“This discovery shows that there are many asteroid moons out there just waiting to be found.”
Mini Moons
The European Space Agency’s Gaia mission spotted hundreds of potential moons, orbiting around more than 350 previously unknown asteroids lurking within the solar system.
These “binary asteroids” — two space rocks orbiting a common center of rotation — could have considerable implications for our understanding of how the solar system initially formed and evolved over billions of years.
As detailed in a new study published in the journal Astronomy & Astrophysics, the researchers say they’ve found binary candidates orbiting 352 newly discovered asteroids.
“Binary asteroids are difficult to find as they are mostly so small and far away from us,” said lead author and Observatoire de la Côte d’Azur postdoctoral researcher Luana Liberato in a statement. “Despite us expecting just under one-sixth of asteroids to have a companion, so far we have only found 500 of the million known asteroids to be in binary systems.”
“But this discovery shows that there are many asteroid moons out there just waiting to be found,” she added.
Space Collision
Scientists believe that asteroids are made up of the material that once formed the Sun and planets in our solar system over 4.6 billion years ago, a highly valuable glimpse into our distant past. Binary asteroids, in particular, are even more intriguing to scientists, offering up clues about how space rocks interact and collide with each other.
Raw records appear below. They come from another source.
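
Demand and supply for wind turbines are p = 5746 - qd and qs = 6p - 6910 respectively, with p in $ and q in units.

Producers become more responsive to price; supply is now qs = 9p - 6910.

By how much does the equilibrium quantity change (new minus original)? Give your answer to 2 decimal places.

+542.40

Before the shock: 5746 - p = 6p - 6910 ⇒ 12656 = 7p ⇒ p = 1808, q = 3938.
After the shift, demand is qd = 5746 - p and supply is qs = 9p - 6910.
New equilibrium: 5746 - p = 9p - 6910 ⇒ 12656 = 10p ⇒ p = 1265.6, q = 4480.4.
Δq = 4480.4 − 3938 = +542.40.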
By analyzing data from the ESA’s Gaia space telescope, the researchers observed “wobbles” in the orbits of distant asteroids, suggesting the existence of hundreds of tiny moons circling them. Liberato and her colleagues used data from Gaia’s Data Release 3, published in 2022. An upcoming data dump dubbed Data Release 4 is slated for 2026.
Previous research based on the current data release showed that Gaia could pinpoint the precise position and motions of over 150,000 asteroids.
Excitingly, we could soon get an up-and-close look at a binary asteroid. Later this year, the ESA is hoping to launch its Hera mission to visit Didymos and its moon Dimorphos, the space rock NASA smashed its Double Asteroid Redirection Test (DART) spacecraft into in 2022.